The SAT too agreed that Sebi itself had chosen not to regulate unlisted companies. Nariman also questioned why they are not entitled to a copy of the investigative report as charges are based on it.
He also pointed out that out of 66 lakh of investors, the investigative report has picked up the case of only two investors to try and demolish Sahara's private placement of optionally fully convertible debentures (OFCDs).
However, Sebi counsel Arvind P Datar argued that OFCDs are a "hybrid" instrument in the sense that it is a debenture or debt instrument for 119 months, and on the 120th month when it is converted to shares, it becomes equity.
"My submission is that the Sahara has not disclosed everything. They tried to term it as a "private" placement, when it was actually a public issue. The RoC giving the group a certificate is not approval of their act," Datar said.
He also cited an instance where Sahara India Real Estate Corporation's directors who are sons of the Group chairman, resigned merely two days prior to the extraordinary general meeting.

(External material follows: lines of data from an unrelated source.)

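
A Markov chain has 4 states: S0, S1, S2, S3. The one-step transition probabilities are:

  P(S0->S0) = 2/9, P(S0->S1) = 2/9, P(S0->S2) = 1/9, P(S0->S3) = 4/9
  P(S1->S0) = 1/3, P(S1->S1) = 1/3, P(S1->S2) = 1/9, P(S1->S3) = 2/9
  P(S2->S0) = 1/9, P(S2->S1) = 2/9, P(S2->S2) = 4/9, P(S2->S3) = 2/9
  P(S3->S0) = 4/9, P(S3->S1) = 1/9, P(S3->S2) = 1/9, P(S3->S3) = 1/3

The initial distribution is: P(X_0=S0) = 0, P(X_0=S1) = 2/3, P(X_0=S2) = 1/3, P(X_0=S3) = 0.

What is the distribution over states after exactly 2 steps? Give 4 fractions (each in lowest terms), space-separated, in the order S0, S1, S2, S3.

Propagating the distribution step by step (d_{t+1} = d_t * P):
d_0 = (S0=0, S1=2/3, S2=1/3, S3=0)
  d_1[S0] = 0*2/9 + 2/3*1/3 + 1/3*1/9 + 0*4/9 = 7/27
  d_1[S1] = 0*2/9 + 2/3*1/3 + 1/3*2/9 + 0*1/9 = 8/27
  d_1[S2] = 0*1/9 + 2/3*1/9 + 1/3*4/9 + 0*1/9 = 2/9
  d_1[S3] = 0*4/9 + 2/3*2/9 + 1/3*2/9 + 0*1/3 = 2/9
d_1 = (S0=7/27, S1=8/27, S2=2/9, S3=2/9)
  d_2[S0] = 7/27*2/9 + 8/27*1/3 + 2/9*1/9 + 2/9*4/9 = 68/243
  d_2[S1] = 7/27*2/9 + 8/27*1/3 + 2/9*2/9 + 2/9*1/9 = 56/243
  d_2[S2] = 7/27*1/9 + 8/27*1/9 + 2/9*4/9 + 2/9*1/9 = 5/27
  d_2[S3] = 7/27*4/9 + 8/27*2/9 + 2/9*2/9 + 2/9*1/3 = 74/243
d_2 = (S0=68/243, S1=56/243, S2=5/27, S3=74/243)

Answer: 68/243 56/243 5/27 74/243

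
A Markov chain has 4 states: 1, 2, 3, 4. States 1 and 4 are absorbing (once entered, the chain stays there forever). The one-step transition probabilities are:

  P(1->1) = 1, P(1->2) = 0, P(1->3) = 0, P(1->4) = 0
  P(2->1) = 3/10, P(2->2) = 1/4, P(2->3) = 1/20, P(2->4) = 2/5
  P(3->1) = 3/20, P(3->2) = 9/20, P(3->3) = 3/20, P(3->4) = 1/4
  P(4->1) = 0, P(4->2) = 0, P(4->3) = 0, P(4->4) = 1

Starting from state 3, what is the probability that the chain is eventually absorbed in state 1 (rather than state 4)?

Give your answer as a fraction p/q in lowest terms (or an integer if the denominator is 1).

Answer: 33/82

Derivation:
Let a_i = P(absorbed in 1 | start in state i).
Boundary conditions: a_1 = 1, a_4 = 0.
For each transient state i, a_i = sum_j P(i->j) * a_j:
  a_2 = 3/10*a_1 + 1/4*a_2 + 1/20*a_3 + 2/5*a_4
  a_3 = 3/20*a_1 + 9/20*a_2 + 3/20*a_3 + 1/4*a_4

Substituting a_1 = 1 and a_4 = 0, rearrange to (I - Q) a = r where r[i] = P(i -> 1):
  [3/4, -1/20] . (a_2, a_3) = 3/10
  [-9/20, 17/20] . (a_2, a_3) = 3/20

Solving yields:
  a_2 = 35/82
  a_3 = 33/82

Starting state is 3, so the absorption probability is a_3 = 33/82.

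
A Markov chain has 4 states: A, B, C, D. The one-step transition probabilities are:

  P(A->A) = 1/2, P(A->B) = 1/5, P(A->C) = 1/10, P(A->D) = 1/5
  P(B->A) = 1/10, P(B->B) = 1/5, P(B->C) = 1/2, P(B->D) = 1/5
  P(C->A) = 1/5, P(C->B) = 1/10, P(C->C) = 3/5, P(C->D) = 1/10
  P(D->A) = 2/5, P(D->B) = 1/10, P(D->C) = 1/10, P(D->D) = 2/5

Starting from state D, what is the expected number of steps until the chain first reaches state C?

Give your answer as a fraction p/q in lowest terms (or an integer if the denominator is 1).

Let h_i = expected steps to first reach C from state i.
Boundary: h_C = 0.
First-step equations for the other states:
  h_A = 1 + 1/2*h_A + 1/5*h_B + 1/10*h_C + 1/5*h_D
  h_B = 1 + 1/10*h_A + 1/5*h_B + 1/2*h_C + 1/5*h_D
  h_D = 1 + 2/5*h_A + 1/10*h_B + 1/10*h_C + 2/5*h_D

Substituting h_C = 0 and rearranging gives the linear system (I - Q) h = 1:
  [1/2, -1/5, -1/5] . (h_A, h_B, h_D) = 1
  [-1/10, 4/5, -1/5] . (h_A, h_B, h_D) = 1
  [-2/5, -1/10, 3/5] . (h_A, h_B, h_D) = 1

Solving yields:
  h_A = 100/17
  h_B = 60/17
  h_D = 105/17

Starting state is D, so the expected hitting time is h_D = 105/17.

Answer: 105/17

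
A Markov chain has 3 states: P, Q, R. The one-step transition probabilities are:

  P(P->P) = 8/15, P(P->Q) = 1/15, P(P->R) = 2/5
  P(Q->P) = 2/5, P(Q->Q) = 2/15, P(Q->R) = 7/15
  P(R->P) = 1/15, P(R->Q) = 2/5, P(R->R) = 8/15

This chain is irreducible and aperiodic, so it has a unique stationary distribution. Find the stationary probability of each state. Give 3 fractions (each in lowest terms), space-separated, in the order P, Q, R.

Answer: 49/177 43/177 85/177

Derivation:
The stationary distribution satisfies pi = pi * P, i.e.:
  pi_P = 8/15*pi_P + 2/5*pi_Q + 1/15*pi_R
  pi_Q = 1/15*pi_P + 2/15*pi_Q + 2/5*pi_R
  pi_R = 2/5*pi_P + 7/15*pi_Q + 8/15*pi_R
with normalization: pi_P + pi_Q + pi_R = 1.

Using the first 2 balance equations plus normalization, the linear system A*pi = b is:
  [-7/15, 2/5, 1/15] . pi = 0
  [1/15, -13/15, 2/5] . pi = 0
  [1, 1, 1] . pi = 1

Solving yields:
  pi_P = 49/177
  pi_Q = 43/177
  pi_R = 85/177

Verification (pi * P):
  49/177*8/15 + 43/177*2/5 + 85/177*1/15 = 49/177 = pi_P  (ok)
  49/177*1/15 + 43/177*2/15 + 85/177*2/5 = 43/177 = pi_Q  (ok)
  49/177*2/5 + 43/177*7/15 + 85/177*8/15 = 85/177 = pi_R  (ok)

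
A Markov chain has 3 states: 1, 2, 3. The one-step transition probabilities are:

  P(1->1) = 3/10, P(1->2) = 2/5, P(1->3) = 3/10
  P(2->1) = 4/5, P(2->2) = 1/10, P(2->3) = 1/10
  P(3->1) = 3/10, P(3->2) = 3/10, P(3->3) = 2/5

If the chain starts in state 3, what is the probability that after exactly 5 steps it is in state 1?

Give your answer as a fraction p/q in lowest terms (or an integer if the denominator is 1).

Computing P^5 by repeated multiplication:
P^1 =
  1: [3/10, 2/5, 3/10]
  2: [4/5, 1/10, 1/10]
  3: [3/10, 3/10, 2/5]
P^2 =
  1: [1/2, 1/4, 1/4]
  2: [7/20, 9/25, 29/100]
  3: [9/20, 27/100, 7/25]
P^3 =
  1: [17/40, 3/10, 11/40]
  2: [12/25, 263/1000, 257/1000]
  3: [87/200, 291/1000, 137/500]
P^4 =
  1: [9/20, 113/400, 107/400]
  2: [863/2000, 1477/5000, 2731/10000]
  3: [891/2000, 2853/10000, 673/2500]
P^5 =
  1: [353/800, 577/2000, 1081/4000]
  2: [4477/10000, 28407/100000, 26823/100000]
  3: [8853/20000, 28749/100000, 13493/50000]

(P^5)[3 -> 1] = 8853/20000

Answer: 8853/20000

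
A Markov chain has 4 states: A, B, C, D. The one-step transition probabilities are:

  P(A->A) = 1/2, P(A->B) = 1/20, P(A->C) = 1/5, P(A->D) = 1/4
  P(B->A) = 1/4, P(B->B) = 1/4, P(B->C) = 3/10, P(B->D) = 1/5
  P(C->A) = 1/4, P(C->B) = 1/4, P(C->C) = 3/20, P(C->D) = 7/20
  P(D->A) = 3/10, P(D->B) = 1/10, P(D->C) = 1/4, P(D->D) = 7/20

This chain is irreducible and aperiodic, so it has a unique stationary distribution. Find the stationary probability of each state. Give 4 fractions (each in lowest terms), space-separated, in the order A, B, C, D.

Answer: 2080/5893 797/5893 1281/5893 1735/5893

Derivation:
The stationary distribution satisfies pi = pi * P, i.e.:
  pi_A = 1/2*pi_A + 1/4*pi_B + 1/4*pi_C + 3/10*pi_D
  pi_B = 1/20*pi_A + 1/4*pi_B + 1/4*pi_C + 1/10*pi_D
  pi_C = 1/5*pi_A + 3/10*pi_B + 3/20*pi_C + 1/4*pi_D
  pi_D = 1/4*pi_A + 1/5*pi_B + 7/20*pi_C + 7/20*pi_D
with normalization: pi_A + pi_B + pi_C + pi_D = 1.

Using the first 3 balance equations plus normalization, the linear system A*pi = b is:
  [-1/2, 1/4, 1/4, 3/10] . pi = 0
  [1/20, -3/4, 1/4, 1/10] . pi = 0
  [1/5, 3/10, -17/20, 1/4] . pi = 0
  [1, 1, 1, 1] . pi = 1

Solving yields:
  pi_A = 2080/5893
  pi_B = 797/5893
  pi_C = 1281/5893
  pi_D = 1735/5893

Verification (pi * P):
  2080/5893*1/2 + 797/5893*1/4 + 1281/5893*1/4 + 1735/5893*3/10 = 2080/5893 = pi_A  (ok)
  2080/5893*1/20 + 797/5893*1/4 + 1281/5893*1/4 + 1735/5893*1/10 = 797/5893 = pi_B  (ok)
  2080/5893*1/5 + 797/5893*3/10 + 1281/5893*3/20 + 1735/5893*1/4 = 1281/5893 = pi_C  (ok)
  2080/5893*1/4 + 797/5893*1/5 + 1281/5893*7/20 + 1735/5893*7/20 = 1735/5893 = pi_D  (ok)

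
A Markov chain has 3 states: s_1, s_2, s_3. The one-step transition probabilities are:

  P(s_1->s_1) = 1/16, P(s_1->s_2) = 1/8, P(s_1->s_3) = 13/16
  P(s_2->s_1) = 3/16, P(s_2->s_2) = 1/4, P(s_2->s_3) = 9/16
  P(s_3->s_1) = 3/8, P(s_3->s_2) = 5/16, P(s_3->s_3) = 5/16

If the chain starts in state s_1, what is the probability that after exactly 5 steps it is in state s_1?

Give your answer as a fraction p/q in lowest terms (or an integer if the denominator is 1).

Answer: 32015/131072

Derivation:
Computing P^5 by repeated multiplication:
P^1 =
  s_1: [1/16, 1/8, 13/16]
  s_2: [3/16, 1/4, 9/16]
  s_3: [3/8, 5/16, 5/16]
P^2 =
  s_1: [85/256, 75/256, 3/8]
  s_2: [69/256, 67/256, 15/32]
  s_3: [51/256, 57/256, 37/64]
P^3 =
  s_1: [443/2048, 475/2048, 565/1024]
  s_2: [495/2048, 503/2048, 525/1024]
  s_3: [555/2048, 535/2048, 479/1024]
P^4 =
  s_1: [1081/4096, 2109/8192, 3921/8192]
  s_2: [519/2048, 2063/8192, 4053/8192]
  s_3: [1977/8192, 1005/4096, 4205/8192]
P^5 =
  s_1: [32015/131072, 32365/131072, 16673/32768]
  s_2: [32583/131072, 32669/131072, 16455/32768]
  s_3: [33237/131072, 33019/131072, 4051/8192]

(P^5)[s_1 -> s_1] = 32015/131072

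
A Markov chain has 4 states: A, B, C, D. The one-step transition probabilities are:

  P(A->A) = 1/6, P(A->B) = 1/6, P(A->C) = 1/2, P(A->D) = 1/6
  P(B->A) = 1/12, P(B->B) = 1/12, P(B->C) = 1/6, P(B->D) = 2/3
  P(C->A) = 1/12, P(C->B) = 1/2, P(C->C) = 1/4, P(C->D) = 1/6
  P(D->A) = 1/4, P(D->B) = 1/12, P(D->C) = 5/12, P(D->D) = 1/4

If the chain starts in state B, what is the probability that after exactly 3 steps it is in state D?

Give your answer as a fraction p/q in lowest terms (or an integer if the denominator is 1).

Answer: 29/108

Derivation:
Computing P^3 by repeated multiplication:
P^1 =
  A: [1/6, 1/6, 1/2, 1/6]
  B: [1/12, 1/12, 1/6, 2/3]
  C: [1/12, 1/2, 1/4, 1/6]
  D: [1/4, 1/12, 5/12, 1/4]
P^2 =
  A: [1/8, 11/36, 11/36, 19/72]
  B: [29/144, 23/144, 3/8, 19/72]
  C: [17/144, 7/36, 37/144, 31/72]
  D: [7/48, 5/18, 25/72, 11/48]
P^3 =
  A: [119/864, 191/864, 259/864, 295/864]
  B: [83/576, 443/1728, 143/432, 29/108]
  C: [95/576, 173/864, 193/576, 259/864]
  D: [77/576, 415/1728, 521/1728, 187/576]

(P^3)[B -> D] = 29/108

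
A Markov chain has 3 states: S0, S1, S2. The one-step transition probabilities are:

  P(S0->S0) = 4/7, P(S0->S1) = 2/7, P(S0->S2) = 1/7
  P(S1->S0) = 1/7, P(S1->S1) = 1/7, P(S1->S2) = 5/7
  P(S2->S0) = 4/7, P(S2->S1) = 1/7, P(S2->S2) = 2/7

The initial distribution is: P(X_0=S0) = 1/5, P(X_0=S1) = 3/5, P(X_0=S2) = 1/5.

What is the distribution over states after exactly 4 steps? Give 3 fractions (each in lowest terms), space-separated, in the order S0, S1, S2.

Answer: 5759/12005 2557/12005 527/1715

Derivation:
Propagating the distribution step by step (d_{t+1} = d_t * P):
d_0 = (S0=1/5, S1=3/5, S2=1/5)
  d_1[S0] = 1/5*4/7 + 3/5*1/7 + 1/5*4/7 = 11/35
  d_1[S1] = 1/5*2/7 + 3/5*1/7 + 1/5*1/7 = 6/35
  d_1[S2] = 1/5*1/7 + 3/5*5/7 + 1/5*2/7 = 18/35
d_1 = (S0=11/35, S1=6/35, S2=18/35)
  d_2[S0] = 11/35*4/7 + 6/35*1/7 + 18/35*4/7 = 122/245
  d_2[S1] = 11/35*2/7 + 6/35*1/7 + 18/35*1/7 = 46/245
  d_2[S2] = 11/35*1/7 + 6/35*5/7 + 18/35*2/7 = 11/35
d_2 = (S0=122/245, S1=46/245, S2=11/35)
  d_3[S0] = 122/245*4/7 + 46/245*1/7 + 11/35*4/7 = 842/1715
  d_3[S1] = 122/245*2/7 + 46/245*1/7 + 11/35*1/7 = 367/1715
  d_3[S2] = 122/245*1/7 + 46/245*5/7 + 11/35*2/7 = 506/1715
d_3 = (S0=842/1715, S1=367/1715, S2=506/1715)
  d_4[S0] = 842/1715*4/7 + 367/1715*1/7 + 506/1715*4/7 = 5759/12005
  d_4[S1] = 842/1715*2/7 + 367/1715*1/7 + 506/1715*1/7 = 2557/12005
  d_4[S2] = 842/1715*1/7 + 367/1715*5/7 + 506/1715*2/7 = 527/1715
d_4 = (S0=5759/12005, S1=2557/12005, S2=527/1715)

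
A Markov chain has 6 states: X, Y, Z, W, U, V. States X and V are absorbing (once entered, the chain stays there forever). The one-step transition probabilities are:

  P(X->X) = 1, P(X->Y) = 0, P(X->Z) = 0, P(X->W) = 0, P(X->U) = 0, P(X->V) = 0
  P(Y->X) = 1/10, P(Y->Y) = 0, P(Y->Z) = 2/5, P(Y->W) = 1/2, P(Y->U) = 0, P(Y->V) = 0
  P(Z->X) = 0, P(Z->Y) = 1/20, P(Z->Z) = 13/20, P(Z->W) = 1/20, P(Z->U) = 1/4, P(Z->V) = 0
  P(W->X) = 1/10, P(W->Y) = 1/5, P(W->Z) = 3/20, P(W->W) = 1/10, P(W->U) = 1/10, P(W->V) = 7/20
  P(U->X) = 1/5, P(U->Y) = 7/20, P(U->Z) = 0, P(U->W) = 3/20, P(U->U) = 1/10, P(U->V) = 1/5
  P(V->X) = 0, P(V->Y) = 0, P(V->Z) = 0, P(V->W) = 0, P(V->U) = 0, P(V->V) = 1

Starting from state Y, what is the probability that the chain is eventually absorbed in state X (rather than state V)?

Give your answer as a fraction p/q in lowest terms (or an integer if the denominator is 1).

Let a_i = P(absorbed in X | start in state i).
Boundary conditions: a_X = 1, a_V = 0.
For each transient state i, a_i = sum_j P(i->j) * a_j:
  a_Y = 1/10*a_X + 0*a_Y + 2/5*a_Z + 1/2*a_W + 0*a_U + 0*a_V
  a_Z = 0*a_X + 1/20*a_Y + 13/20*a_Z + 1/20*a_W + 1/4*a_U + 0*a_V
  a_W = 1/10*a_X + 1/5*a_Y + 3/20*a_Z + 1/10*a_W + 1/10*a_U + 7/20*a_V
  a_U = 1/5*a_X + 7/20*a_Y + 0*a_Z + 3/20*a_W + 1/10*a_U + 1/5*a_V

Substituting a_X = 1 and a_V = 0, rearrange to (I - Q) a = r where r[i] = P(i -> X):
  [1, -2/5, -1/2, 0] . (a_Y, a_Z, a_W, a_U) = 1/10
  [-1/20, 7/20, -1/20, -1/4] . (a_Y, a_Z, a_W, a_U) = 0
  [-1/5, -3/20, 9/10, -1/10] . (a_Y, a_Z, a_W, a_U) = 1/10
  [-7/20, 0, -3/20, 9/10] . (a_Y, a_Z, a_W, a_U) = 1/5

Solving yields:
  a_Y = 1901/4363
  a_Z = 1868/4363
  a_W = 1435/4363
  a_U = 1948/4363

Starting state is Y, so the absorption probability is a_Y = 1901/4363.

Answer: 1901/4363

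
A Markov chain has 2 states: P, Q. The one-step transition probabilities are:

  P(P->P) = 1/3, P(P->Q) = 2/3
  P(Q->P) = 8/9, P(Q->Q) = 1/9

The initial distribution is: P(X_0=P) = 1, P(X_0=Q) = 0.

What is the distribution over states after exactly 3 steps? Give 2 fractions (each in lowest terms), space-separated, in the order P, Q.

Propagating the distribution step by step (d_{t+1} = d_t * P):
d_0 = (P=1, Q=0)
  d_1[P] = 1*1/3 + 0*8/9 = 1/3
  d_1[Q] = 1*2/3 + 0*1/9 = 2/3
d_1 = (P=1/3, Q=2/3)
  d_2[P] = 1/3*1/3 + 2/3*8/9 = 19/27
  d_2[Q] = 1/3*2/3 + 2/3*1/9 = 8/27
d_2 = (P=19/27, Q=8/27)
  d_3[P] = 19/27*1/3 + 8/27*8/9 = 121/243
  d_3[Q] = 19/27*2/3 + 8/27*1/9 = 122/243
d_3 = (P=121/243, Q=122/243)

Answer: 121/243 122/243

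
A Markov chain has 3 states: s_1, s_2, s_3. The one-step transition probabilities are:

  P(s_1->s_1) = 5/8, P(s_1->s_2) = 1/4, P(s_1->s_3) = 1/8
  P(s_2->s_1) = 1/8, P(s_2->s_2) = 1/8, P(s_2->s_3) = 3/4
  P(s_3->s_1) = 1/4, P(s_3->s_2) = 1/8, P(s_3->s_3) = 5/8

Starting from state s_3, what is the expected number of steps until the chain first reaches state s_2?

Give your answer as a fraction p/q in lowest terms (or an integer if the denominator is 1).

Let h_i = expected steps to first reach s_2 from state i.
Boundary: h_s_2 = 0.
First-step equations for the other states:
  h_s_1 = 1 + 5/8*h_s_1 + 1/4*h_s_2 + 1/8*h_s_3
  h_s_3 = 1 + 1/4*h_s_1 + 1/8*h_s_2 + 5/8*h_s_3

Substituting h_s_2 = 0 and rearranging gives the linear system (I - Q) h = 1:
  [3/8, -1/8] . (h_s_1, h_s_3) = 1
  [-1/4, 3/8] . (h_s_1, h_s_3) = 1

Solving yields:
  h_s_1 = 32/7
  h_s_3 = 40/7

Starting state is s_3, so the expected hitting time is h_s_3 = 40/7.

Answer: 40/7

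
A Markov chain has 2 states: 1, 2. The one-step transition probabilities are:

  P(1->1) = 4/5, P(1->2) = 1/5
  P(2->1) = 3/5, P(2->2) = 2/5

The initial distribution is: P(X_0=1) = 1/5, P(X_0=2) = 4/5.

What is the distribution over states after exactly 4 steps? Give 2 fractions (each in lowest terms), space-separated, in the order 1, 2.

Propagating the distribution step by step (d_{t+1} = d_t * P):
d_0 = (1=1/5, 2=4/5)
  d_1[1] = 1/5*4/5 + 4/5*3/5 = 16/25
  d_1[2] = 1/5*1/5 + 4/5*2/5 = 9/25
d_1 = (1=16/25, 2=9/25)
  d_2[1] = 16/25*4/5 + 9/25*3/5 = 91/125
  d_2[2] = 16/25*1/5 + 9/25*2/5 = 34/125
d_2 = (1=91/125, 2=34/125)
  d_3[1] = 91/125*4/5 + 34/125*3/5 = 466/625
  d_3[2] = 91/125*1/5 + 34/125*2/5 = 159/625
d_3 = (1=466/625, 2=159/625)
  d_4[1] = 466/625*4/5 + 159/625*3/5 = 2341/3125
  d_4[2] = 466/625*1/5 + 159/625*2/5 = 784/3125
d_4 = (1=2341/3125, 2=784/3125)

Answer: 2341/3125 784/3125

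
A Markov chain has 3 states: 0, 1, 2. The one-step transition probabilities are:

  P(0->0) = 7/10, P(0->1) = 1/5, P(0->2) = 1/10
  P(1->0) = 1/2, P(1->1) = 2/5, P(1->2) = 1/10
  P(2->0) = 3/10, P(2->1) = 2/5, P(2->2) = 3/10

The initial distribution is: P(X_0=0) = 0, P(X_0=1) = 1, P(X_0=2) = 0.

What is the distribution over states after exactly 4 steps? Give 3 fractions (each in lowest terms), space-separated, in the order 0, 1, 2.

Propagating the distribution step by step (d_{t+1} = d_t * P):
d_0 = (0=0, 1=1, 2=0)
  d_1[0] = 0*7/10 + 1*1/2 + 0*3/10 = 1/2
  d_1[1] = 0*1/5 + 1*2/5 + 0*2/5 = 2/5
  d_1[2] = 0*1/10 + 1*1/10 + 0*3/10 = 1/10
d_1 = (0=1/2, 1=2/5, 2=1/10)
  d_2[0] = 1/2*7/10 + 2/5*1/2 + 1/10*3/10 = 29/50
  d_2[1] = 1/2*1/5 + 2/5*2/5 + 1/10*2/5 = 3/10
  d_2[2] = 1/2*1/10 + 2/5*1/10 + 1/10*3/10 = 3/25
d_2 = (0=29/50, 1=3/10, 2=3/25)
  d_3[0] = 29/50*7/10 + 3/10*1/2 + 3/25*3/10 = 74/125
  d_3[1] = 29/50*1/5 + 3/10*2/5 + 3/25*2/5 = 71/250
  d_3[2] = 29/50*1/10 + 3/10*1/10 + 3/25*3/10 = 31/250
d_3 = (0=74/125, 1=71/250, 2=31/250)
  d_4[0] = 74/125*7/10 + 71/250*1/2 + 31/250*3/10 = 371/625
  d_4[1] = 74/125*1/5 + 71/250*2/5 + 31/250*2/5 = 176/625
  d_4[2] = 74/125*1/10 + 71/250*1/10 + 31/250*3/10 = 78/625
d_4 = (0=371/625, 1=176/625, 2=78/625)

Answer: 371/625 176/625 78/625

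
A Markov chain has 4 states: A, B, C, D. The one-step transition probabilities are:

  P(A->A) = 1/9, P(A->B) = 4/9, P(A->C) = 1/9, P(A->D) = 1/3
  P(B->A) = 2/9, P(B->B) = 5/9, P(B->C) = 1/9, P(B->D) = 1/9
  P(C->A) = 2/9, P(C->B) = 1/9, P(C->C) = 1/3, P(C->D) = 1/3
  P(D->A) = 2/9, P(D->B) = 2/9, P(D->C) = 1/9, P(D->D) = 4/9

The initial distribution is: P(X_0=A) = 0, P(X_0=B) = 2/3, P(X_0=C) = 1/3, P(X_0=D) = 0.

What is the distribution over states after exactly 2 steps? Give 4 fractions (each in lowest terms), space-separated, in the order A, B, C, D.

Answer: 16/81 94/243 37/243 64/243

Derivation:
Propagating the distribution step by step (d_{t+1} = d_t * P):
d_0 = (A=0, B=2/3, C=1/3, D=0)
  d_1[A] = 0*1/9 + 2/3*2/9 + 1/3*2/9 + 0*2/9 = 2/9
  d_1[B] = 0*4/9 + 2/3*5/9 + 1/3*1/9 + 0*2/9 = 11/27
  d_1[C] = 0*1/9 + 2/3*1/9 + 1/3*1/3 + 0*1/9 = 5/27
  d_1[D] = 0*1/3 + 2/3*1/9 + 1/3*1/3 + 0*4/9 = 5/27
d_1 = (A=2/9, B=11/27, C=5/27, D=5/27)
  d_2[A] = 2/9*1/9 + 11/27*2/9 + 5/27*2/9 + 5/27*2/9 = 16/81
  d_2[B] = 2/9*4/9 + 11/27*5/9 + 5/27*1/9 + 5/27*2/9 = 94/243
  d_2[C] = 2/9*1/9 + 11/27*1/9 + 5/27*1/3 + 5/27*1/9 = 37/243
  d_2[D] = 2/9*1/3 + 11/27*1/9 + 5/27*1/3 + 5/27*4/9 = 64/243
d_2 = (A=16/81, B=94/243, C=37/243, D=64/243)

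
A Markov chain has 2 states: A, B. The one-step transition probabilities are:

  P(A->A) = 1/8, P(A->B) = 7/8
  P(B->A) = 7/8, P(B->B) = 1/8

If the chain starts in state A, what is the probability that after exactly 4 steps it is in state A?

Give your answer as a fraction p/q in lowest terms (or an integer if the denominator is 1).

Answer: 337/512

Derivation:
Computing P^4 by repeated multiplication:
P^1 =
  A: [1/8, 7/8]
  B: [7/8, 1/8]
P^2 =
  A: [25/32, 7/32]
  B: [7/32, 25/32]
P^3 =
  A: [37/128, 91/128]
  B: [91/128, 37/128]
P^4 =
  A: [337/512, 175/512]
  B: [175/512, 337/512]

(P^4)[A -> A] = 337/512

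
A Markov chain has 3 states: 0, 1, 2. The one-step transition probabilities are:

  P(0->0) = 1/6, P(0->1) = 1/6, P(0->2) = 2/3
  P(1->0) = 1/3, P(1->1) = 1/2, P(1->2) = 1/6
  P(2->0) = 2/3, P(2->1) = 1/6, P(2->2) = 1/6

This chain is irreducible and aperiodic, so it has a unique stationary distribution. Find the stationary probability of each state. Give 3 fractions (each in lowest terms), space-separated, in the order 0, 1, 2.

The stationary distribution satisfies pi = pi * P, i.e.:
  pi_0 = 1/6*pi_0 + 1/3*pi_1 + 2/3*pi_2
  pi_1 = 1/6*pi_0 + 1/2*pi_1 + 1/6*pi_2
  pi_2 = 2/3*pi_0 + 1/6*pi_1 + 1/6*pi_2
with normalization: pi_0 + pi_1 + pi_2 = 1.

Using the first 2 balance equations plus normalization, the linear system A*pi = b is:
  [-5/6, 1/3, 2/3] . pi = 0
  [1/6, -1/2, 1/6] . pi = 0
  [1, 1, 1] . pi = 1

Solving yields:
  pi_0 = 7/18
  pi_1 = 1/4
  pi_2 = 13/36

Verification (pi * P):
  7/18*1/6 + 1/4*1/3 + 13/36*2/3 = 7/18 = pi_0  (ok)
  7/18*1/6 + 1/4*1/2 + 13/36*1/6 = 1/4 = pi_1  (ok)
  7/18*2/3 + 1/4*1/6 + 13/36*1/6 = 13/36 = pi_2  (ok)

Answer: 7/18 1/4 13/36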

"The company had no whole time directors. Three months prior to the resolution to raise money through OFCDs, the company's fixed assets were nil and its net current assets were merely Rs 6,54,000. Its debit balance is nothing but losses carried forwarded.
"A loss-making company with a paid up capital of merely Rs 10 lakh, wanted to raise Rs 20,000 crore! We don't know when it began raising deposits. When the Ministry of Corporate Affairs asked them about deposits raised, they said that they will furnish details after the issue," the Sebi counsel said.
Citing documents, he argued that there are so many "introducers" who have affixed signature, but whose address proof were not furnished. Besides, computer code numbers were also assigned to these introducers. He also pointed out aspects which were not mentioned by the company's red herring prospectus. All this shows that these debentures were issued to the public and that it was not a private placement.
The tribunal will continue to hear the arguments tomorrow.